Terry had a near fatal heart attack while undergoing chemotherapy during his battle against lung cancer. One of his main coronary arteries had a >95% blockage and his heart was failing, with his remaining right coronary artery also blocked.
Open heart surgery was not a good option for Terry. A family discussion and multidisciplinary meeting supported the plan for a high-risk Percutaneous Coronary Intervention (PCI) with coronary drill (rotational atherectomy) and stenting. In essence, the Cardiologists would use a thin tube to enter the blocked arteries, then navigate a small drill to remove the blockage, and insert a stent to hold the arteries open.
Using the ‘drill’ involved additional risks but was seen to be crucial to break down the calcific plaque that was causing the blockage, allowing good stent expansion and better long term results.
Terry was the first patient in Australia to receive a ‘Megatron’ stent.
“I was honoured to be trusted with the opportunity to implant the first ‘Megatron’ stent in Australia. I chose to perform this procedure at Gosford Private Hospital with my friend and co-operator Dr Roberto Spina. The stent is designed to expand in large arteries (e.g. left main) and stops stent recoil within resistant calcified vessels. Terry underwent the coronary drill and stenting from his wrist (radial artery) and was discharged shortly after in good spirits,” said Interventional Cardiologist, Dr Tom Ford.
“I want to thank Terry and his family for their trust and bravery as well as our fantastic treating team at Gosford Private including Dr Roberto Spina, anaesthetic support, the experienced nurses led by Linden Hurd, radiographers and other allied health professionals.

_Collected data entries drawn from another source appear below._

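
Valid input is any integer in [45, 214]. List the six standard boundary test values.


Range: [45, 214]
Boundaries: just below min, min, min+1, max-1, max, just above max
Values: [44, 45, 46, 213, 214, 215]

[44, 45, 46, 213, 214, 215]


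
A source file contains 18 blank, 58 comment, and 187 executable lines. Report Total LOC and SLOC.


Total LOC = blank + comment + code
Total LOC = 18 + 58 + 187 = 263
SLOC (source only) = code = 187

Total LOC: 263, SLOC: 187


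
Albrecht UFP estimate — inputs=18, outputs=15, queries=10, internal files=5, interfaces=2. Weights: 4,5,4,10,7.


UFP = EI*4 + EO*5 + EQ*4 + ILF*10 + EIF*7
UFP = 18*4 + 15*5 + 10*4 + 5*10 + 2*7
UFP = 72 + 75 + 40 + 50 + 14
UFP = 251

251


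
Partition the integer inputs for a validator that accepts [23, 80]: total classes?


Valid range: [23, 80]
Class 1: x < 23 — invalid
Class 2: 23 ≤ x ≤ 80 — valid
Class 3: x > 80 — invalid
Total equivalence classes: 3

3 equivalence classes


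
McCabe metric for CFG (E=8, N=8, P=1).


Formula: V(G) = E - N + 2P
V(G) = 8 - 8 + 2*1
V(G) = 0 + 2
V(G) = 2

2


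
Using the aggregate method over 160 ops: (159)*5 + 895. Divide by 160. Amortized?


Formula: Amortized cost = Total cost / Operations
Total cost = (159 * 5) + (1 * 895)
Total cost = 795 + 895 = 1690
Amortized = 1690 / 160 = 10.5625

10.5625


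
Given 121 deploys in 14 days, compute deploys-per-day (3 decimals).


Formula: deployments per day = releases / days
= 121 / 14
= 8.643 deploys/day
(equivalently, 60.5 deploys/week)

8.643 deploys/day


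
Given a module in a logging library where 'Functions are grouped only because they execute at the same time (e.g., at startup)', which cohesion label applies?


Reasoning: Related by timing only
Type: Temporal cohesion

Temporal cohesion


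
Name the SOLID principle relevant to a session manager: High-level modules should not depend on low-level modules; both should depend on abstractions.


This describes the Dependency Inversion Principle (DIP)

Dependency Inversion Principle (DIP)


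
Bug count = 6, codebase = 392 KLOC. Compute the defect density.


Defect density = defects / KLOC
Defect density = 6 / 392
Defect density = 0.015 defects/KLOC

0.015 defects/KLOC


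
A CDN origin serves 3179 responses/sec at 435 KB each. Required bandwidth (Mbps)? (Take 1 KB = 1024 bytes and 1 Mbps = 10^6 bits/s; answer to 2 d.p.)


Formula: Mbps = payload_bytes * RPS * 8 / 1e6
Payload per request = 435 KB = 435 * 1024 = 445440 bytes
Total bytes/sec = 445440 * 3179 = 1416053760
Total bits/sec = 1416053760 * 8 = 11328430080
Mbps = 11328430080 / 1e6 = 11328.43

11328.43 Mbps


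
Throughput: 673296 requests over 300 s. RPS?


Formula: throughput = requests / seconds
throughput = 673296 / 300
throughput = 2244.32 requests/second

2244.32 requests/second


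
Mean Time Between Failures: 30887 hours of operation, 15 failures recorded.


Formula: MTBF = Total operating time / Number of failures
MTBF = 30887 / 15
MTBF = 2059.13 hours

2059.13 hours


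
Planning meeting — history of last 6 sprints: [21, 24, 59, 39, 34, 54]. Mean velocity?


Formula: Avg velocity = Total points / Number of sprints
Points: [21, 24, 59, 39, 34, 54]
Sum = 21 + 24 + 59 + 39 + 34 + 54 = 231
Avg velocity = 231 / 6 = 38.5 points/sprint

38.5 points/sprint


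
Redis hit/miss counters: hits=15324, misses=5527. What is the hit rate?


Formula: hit rate = hits / (hits + misses) * 100
hit rate = 15324 / (15324 + 5527) * 100
hit rate = 15324 / 20851 * 100
hit rate = 73.49%

73.49%


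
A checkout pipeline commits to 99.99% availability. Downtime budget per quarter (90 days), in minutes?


Formula: allowed downtime = period * (100 - SLA) / 100
Period (quarter (90 days)) = 129600 minutes
Unavailability fraction = (100 - 99.99) / 100
Allowed downtime = 129600 * (100 - 99.99) / 100
Allowed downtime = 12.96 minutes

12.96 minutes


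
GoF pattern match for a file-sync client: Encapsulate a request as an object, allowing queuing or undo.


This matches the Command pattern

Command


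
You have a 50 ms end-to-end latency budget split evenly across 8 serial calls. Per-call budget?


Formula: per_stage = total_budget / stages
per_stage = 50 / 8
per_stage = 6.25 ms

6.25 ms


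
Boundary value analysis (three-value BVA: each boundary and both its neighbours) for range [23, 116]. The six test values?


Range: [23, 116]
Boundaries: just below min, min, min+1, max-1, max, just above max
Values: [22, 23, 24, 115, 116, 117]

[22, 23, 24, 115, 116, 117]


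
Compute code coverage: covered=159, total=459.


Coverage = covered / total * 100
Coverage = 159 / 459 * 100
Coverage = 34.64%

34.64%


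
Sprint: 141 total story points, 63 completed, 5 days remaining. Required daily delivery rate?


Formula: Required rate = Remaining points / Days left
Remaining = 141 - 63 = 78 points
Required rate = 78 / 5 = 15.6 points/day

15.6 points/day


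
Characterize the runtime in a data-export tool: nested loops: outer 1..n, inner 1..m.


Reasoning: product of independent bounds
Complexity: O(n*m)

O(n*m)


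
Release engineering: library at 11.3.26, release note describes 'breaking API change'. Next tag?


Current: 11.3.26
Change category: 'breaking API change' → major bump
SemVer rule: major bump → increment MAJOR, reset MINOR and PATCH to 0
New: 12.0.0

12.0.0


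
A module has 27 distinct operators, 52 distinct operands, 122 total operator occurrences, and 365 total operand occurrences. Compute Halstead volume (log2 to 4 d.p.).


Formula: V = N * log2(η), where N = N1 + N2 and η = η1 + η2
η = 27 + 52 = 79
N = 122 + 365 = 487
log2(79) ≈ 6.3038
V = 487 * 6.3038 = 3069.95

3069.95


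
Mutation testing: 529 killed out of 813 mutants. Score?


Mutation score = killed / total * 100
Mutation score = 529 / 813 * 100
Mutation score = 65.07%

65.07%


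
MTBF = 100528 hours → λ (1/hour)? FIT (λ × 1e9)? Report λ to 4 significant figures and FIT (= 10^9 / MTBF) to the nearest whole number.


Formula: λ = 1 / MTBF; FIT = λ × 1e9 = 1e9 / MTBF
λ = 1 / 100528 ≈ 9.947e-06 failures/hour
FIT = 1e9 / 100528 ≈ 9947 failures per 1e9 hours (nearest whole number)

λ = 9.947e-06 /h, FIT = 9947


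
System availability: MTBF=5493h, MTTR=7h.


Availability = MTBF / (MTBF + MTTR)
Availability = 5493 / (5493 + 7)
Availability = 5493 / 5500
Availability = 99.8727%

99.8727%


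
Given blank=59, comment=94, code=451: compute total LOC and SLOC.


Total LOC = blank + comment + code
Total LOC = 59 + 94 + 451 = 604
SLOC (source only) = code = 451

Total LOC: 604, SLOC: 451


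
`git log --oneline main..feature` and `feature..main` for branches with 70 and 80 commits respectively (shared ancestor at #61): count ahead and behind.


Common ancestor: commit #61
feature commits after divergence: 70 - 61 = 9
main commits after divergence: 80 - 61 = 19
feature is 9 commits ahead of main
main is 19 commits ahead of feature

feature ahead: 9, main ahead: 19


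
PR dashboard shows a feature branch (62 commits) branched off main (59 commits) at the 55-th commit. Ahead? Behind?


Common ancestor: commit #55
feature commits after divergence: 62 - 55 = 7
main commits after divergence: 59 - 55 = 4
feature is 7 commits ahead of main
main is 4 commits ahead of feature

feature ahead: 7, main ahead: 4


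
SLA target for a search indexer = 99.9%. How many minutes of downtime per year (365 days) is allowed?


Formula: allowed downtime = period * (100 - SLA) / 100
Period (year (365 days)) = 525600 minutes
Unavailability fraction = (100 - 99.9) / 100
Allowed downtime = 525600 * (100 - 99.9) / 100
Allowed downtime = 525.6 minutes

525.6 minutes


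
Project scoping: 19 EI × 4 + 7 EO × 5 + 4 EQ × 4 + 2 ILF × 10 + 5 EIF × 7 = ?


UFP = EI*4 + EO*5 + EQ*4 + ILF*10 + EIF*7
UFP = 19*4 + 7*5 + 4*4 + 2*10 + 5*7
UFP = 76 + 35 + 16 + 20 + 35
UFP = 182

182


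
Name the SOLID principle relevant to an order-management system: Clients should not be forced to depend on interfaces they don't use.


This describes the Interface Segregation Principle (ISP)

Interface Segregation Principle (ISP)


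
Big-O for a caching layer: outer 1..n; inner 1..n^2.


Reasoning: n times n^2
Complexity: O(n^3)

O(n^3)


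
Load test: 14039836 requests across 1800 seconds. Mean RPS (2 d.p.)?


Formula: throughput = requests / seconds
throughput = 14039836 / 1800
throughput = 7799.91 requests/second

7799.91 requests/second


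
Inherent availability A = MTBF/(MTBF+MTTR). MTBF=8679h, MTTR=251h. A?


Availability = MTBF / (MTBF + MTTR)
Availability = 8679 / (8679 + 251)
Availability = 8679 / 8930
Availability = 97.1892%

97.1892%


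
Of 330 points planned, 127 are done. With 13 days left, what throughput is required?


Formula: Required rate = Remaining points / Days left
Remaining = 330 - 127 = 203 points
Required rate = 203 / 13 = 15.62 points/day

15.62 points/day


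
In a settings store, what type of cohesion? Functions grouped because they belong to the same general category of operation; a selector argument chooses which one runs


Reasoning: Grouped by category of activity, not by data or sequence
Type: Logical cohesion

Logical cohesion


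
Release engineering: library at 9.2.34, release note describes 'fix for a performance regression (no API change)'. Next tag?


Current: 9.2.34
Change category: 'fix for a performance regression (no API change)' → patch bump
SemVer rule: patch bump → increment PATCH (MAJOR and MINOR unchanged)
New: 9.2.35

9.2.35


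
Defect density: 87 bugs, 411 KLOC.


Defect density = defects / KLOC
Defect density = 87 / 411
Defect density = 0.212 defects/KLOC

0.212 defects/KLOC


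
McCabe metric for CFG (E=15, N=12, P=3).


Formula: V(G) = E - N + 2P
V(G) = 15 - 12 + 2*3
V(G) = 3 + 6
V(G) = 9

9


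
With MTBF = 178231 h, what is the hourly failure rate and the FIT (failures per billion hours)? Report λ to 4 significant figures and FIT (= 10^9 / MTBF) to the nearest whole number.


Formula: λ = 1 / MTBF; FIT = λ × 1e9 = 1e9 / MTBF
λ = 1 / 178231 ≈ 5.611e-06 failures/hour
FIT = 1e9 / 178231 ≈ 5611 failures per 1e9 hours (nearest whole number)

λ = 5.611e-06 /h, FIT = 5611


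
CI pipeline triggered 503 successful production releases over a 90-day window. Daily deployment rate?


Formula: deployments per day = releases / days
= 503 / 90
= 5.589 deploys/day
(equivalently, 39.12 deploys/week)

5.589 deploys/day


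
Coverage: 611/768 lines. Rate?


Coverage = covered / total * 100
Coverage = 611 / 768 * 100
Coverage = 79.56%

79.56%


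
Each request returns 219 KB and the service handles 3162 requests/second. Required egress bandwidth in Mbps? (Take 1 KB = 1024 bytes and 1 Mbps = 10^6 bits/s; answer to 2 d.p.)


Formula: Mbps = payload_bytes * RPS * 8 / 1e6
Payload per request = 219 KB = 219 * 1024 = 224256 bytes
Total bytes/sec = 224256 * 3162 = 709097472
Total bits/sec = 709097472 * 8 = 5672779776
Mbps = 5672779776 / 1e6 = 5672.78

5672.78 Mbps


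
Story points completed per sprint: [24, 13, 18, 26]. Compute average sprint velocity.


Formula: Avg velocity = Total points / Number of sprints
Points: [24, 13, 18, 26]
Sum = 24 + 13 + 18 + 26 = 81
Avg velocity = 81 / 4 = 20.25 points/sprint

20.25 points/sprint


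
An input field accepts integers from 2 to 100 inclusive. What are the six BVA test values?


Range: [2, 100]
Boundaries: just below min, min, min+1, max-1, max, just above max
Values: [1, 2, 3, 99, 100, 101]

[1, 2, 3, 99, 100, 101]


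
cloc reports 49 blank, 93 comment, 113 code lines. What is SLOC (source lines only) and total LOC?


Total LOC = blank + comment + code
Total LOC = 49 + 93 + 113 = 255
SLOC (source only) = code = 113

Total LOC: 255, SLOC: 113


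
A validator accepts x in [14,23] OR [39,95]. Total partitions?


Valid ranges: [14,23] and [39,95]
Class 1: x < 14 — invalid
Class 2: 14 ≤ x ≤ 23 — valid
Class 3: 23 < x < 39 — invalid (gap between ranges)
Class 4: 39 ≤ x ≤ 95 — valid
Class 5: x > 95 — invalid
Total equivalence classes: 5

5 equivalence classes


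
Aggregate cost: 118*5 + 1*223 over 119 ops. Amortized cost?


Formula: Amortized cost = Total cost / Operations
Total cost = (118 * 5) + (1 * 223)
Total cost = 590 + 223 = 813
Amortized = 813 / 119 = 6.8319

6.8319


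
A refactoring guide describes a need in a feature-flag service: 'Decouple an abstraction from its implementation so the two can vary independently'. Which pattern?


This matches the Bridge pattern

Bridge


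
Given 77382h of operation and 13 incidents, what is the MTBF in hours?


Formula: MTBF = Total operating time / Number of failures
MTBF = 77382 / 13
MTBF = 5952.46 hours

5952.46 hours


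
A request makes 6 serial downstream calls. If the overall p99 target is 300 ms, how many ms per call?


Formula: per_stage = total_budget / stages
per_stage = 300 / 6
per_stage = 50.0 ms

50.0 ms


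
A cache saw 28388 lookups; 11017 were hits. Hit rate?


Formula: hit rate = hits / (hits + misses) * 100
hit rate = 11017 / (11017 + 17371) * 100
hit rate = 11017 / 28388 * 100
hit rate = 38.81%

38.81%


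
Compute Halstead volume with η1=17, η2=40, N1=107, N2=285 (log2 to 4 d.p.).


Formula: V = N * log2(η), where N = N1 + N2 and η = η1 + η2
η = 17 + 40 = 57
N = 107 + 285 = 392
log2(57) ≈ 5.8329
V = 392 * 5.8329 = 2286.50

2286.50


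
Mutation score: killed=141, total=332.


Mutation score = killed / total * 100
Mutation score = 141 / 332 * 100
Mutation score = 42.47%

42.47%


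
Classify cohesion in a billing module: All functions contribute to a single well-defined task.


Reasoning: Best: single purpose
Type: Functional cohesion

Functional cohesion


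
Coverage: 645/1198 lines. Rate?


Coverage = covered / total * 100
Coverage = 645 / 1198 * 100
Coverage = 53.84%

53.84%


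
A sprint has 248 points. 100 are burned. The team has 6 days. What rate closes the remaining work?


Formula: Required rate = Remaining points / Days left
Remaining = 248 - 100 = 148 points
Required rate = 148 / 6 = 24.67 points/day

24.67 points/day


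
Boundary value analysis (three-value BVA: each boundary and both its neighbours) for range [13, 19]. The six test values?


Range: [13, 19]
Boundaries: just below min, min, min+1, max-1, max, just above max
Values: [12, 13, 14, 18, 19, 20]

[12, 13, 14, 18, 19, 20]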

All high-risk coronary interventions are truly a team effort and we are proud to be building the infrastructure to benefit patients locally on the Central Coast.”
“Severe left main coronary artery disease may present with heart attack or heart failure and is fatal for the majority of patients within 5 years.1 Traditionally these patients undergo coronary artery bypass grafting (CABG) which improves symptoms and survival. Randomised trials have recently shown percutaneous coronary intervention (PCI) with stenting to have similar long term survival as CABG when performed by expert operators.2,3 PCI (stenting) typically has shorter hospital stay, greater early safety, better early quality of life and more rapid recovery and return to normal activity. Nevertheless, PCI patients are more likely to need repeat procedures (~17% of PCI patients versus ~10% of CABG patients require another stent at five year follow up).2”
Dr Ford specialises in complex coronary interventions including elderly patients with co-morbidities in whom surgery is often too risky or declined by the patient. He qualified as a cardiologist in Sydney (2015) and spent three additional years training in Glasgow – the UK’s highest volume centre for coronary intervention. Amongst over 1500 first operator PCIs, Dr Ford has performed over 75 unprotected left main coronary interventions almost exclusively from the radial approach. Since starting on the Central Coast in 2019, he has treated over 20 local patients with left main coronary interventions.
“I feel proud to work in both the public and private sectors, helping to train young Cardiologists whilst supporting our community with our new 24/7 emergency PCI service at Gosford Hospital,” said Dr Ford.